I noticed that when once a small can could make two sandwiches it now makes one....We’ve pretty much stopped making tuna sandwiches, if we have a hankering for tuna I’ll make a cold tuna and elbow macaroni salad with mayo, eggs, onions....stretches out the 3-4 cans to three or four meals for two people....and it’s funner’ than tuna sandwiches too:>)
Southern-style Chicken Salad
12 oz. cooked chicken, diced (dark meat IS better, here)
1 large slice of sweet onion, diced
2 tsp dill (not sweet) relish or finely chopped dill pickle
3 TBSP finely chopped celery
1 hard boiled egg, chopped
1/2 cup mayonnaise, or more or less to taste
1/2 tsp mustard (Dijon is best, but regular yellow does fine)
1/4 tsp salt, or to taste
1/8 tsp black pepper, or to taste
1 small clove garlic, minced, or 1 tsp prepared minced garlic in oil
You can, naturally, chop everything by hand. If using a food processor, add -- IN ORDER -- the chicken, pulse a bit, the celery, pulse a bit, the onion, pulse a bit, and lastly the egg, pulse a bit. Slice or quarter the egg before adding.

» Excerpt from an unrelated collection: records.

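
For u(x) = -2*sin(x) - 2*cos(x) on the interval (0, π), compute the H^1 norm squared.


||u||_{H^1(0,π)}^2 = 8*π

u'(x) = 2*sin(x) - 2*cos(x).
Expand u² and (u')² and integrate term by term on (0, π), using: for integers n ≥ 1, ∫_0^π sin²(nx) dx = ∫_0^π cos²(nx) dx = π/2; for n ≠ n', ∫_0^π sin(nx)sin(n'x) dx = ∫_0^π cos(nx)cos(n'x) dx = 0; and by product-to-sum, ∫_0^π sin(nx)cos(n'x) dx = ½∫_0^π [sin((n+n')x) + sin((n−n')x)] dx, which is 0 when n+n' is even and 2n/(n²−n'²) when n+n' is odd (it need not vanish on (0, π)).
  u² squared terms: (-2)²·∫cos(x)² dx = 4·π/2 = 2*π;  (-2)²·∫sin(x)² dx = 4·π/2 = 2*π.
  u² cross terms: 2·(-2)·(-2)·∫cos(x)·sin(x) dx = 8·(0) = 0.
  So ∫_0^π u² dx = 2*π + 2*π + 0 = 4*π.
  (u')² squared terms: (-2)²·∫cos(x)² dx = 4·π/2 = 2*π;  (2)²·∫sin(x)² dx = 4·π/2 = 2*π.
  (u')² cross terms: 2·(-2)·(2)·∫cos(x)·sin(x) dx = -8·(0) = 0.
  So ∫_0^π (u')² dx = 2*π + 2*π + 0 = 4*π.
||u||_{H^1}^2 = (4*π) + (4*π) = 8*π.


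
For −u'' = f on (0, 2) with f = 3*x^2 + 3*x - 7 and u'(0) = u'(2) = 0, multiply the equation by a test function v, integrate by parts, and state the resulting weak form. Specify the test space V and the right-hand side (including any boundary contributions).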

Place all chopped ingredients in a medium bowl, add mayo, mustard, salt, pepper, relish and garlic. Mix well and refrigerate, covered, for 1/2 hour.
Serve any way you like, as a side, in a sandwich. One dynamite way to serve this is to fill an avocado half with the salad, and then add a good dollop of Russian or 1000 Island dressing.
For a more Cajun style chicken salad, substitute cayenne for the black pepper, and substitute chopped green bell pepper for half the celery.
The amount of mayonnaise to use is highly variable, each to his/her own taste. I suggest only that, if intending to make chicken salad sandwiches, using a bit less is probably better, from the standpoint of not having a glob of chicken salad fall out of the sandwich while you're eating it.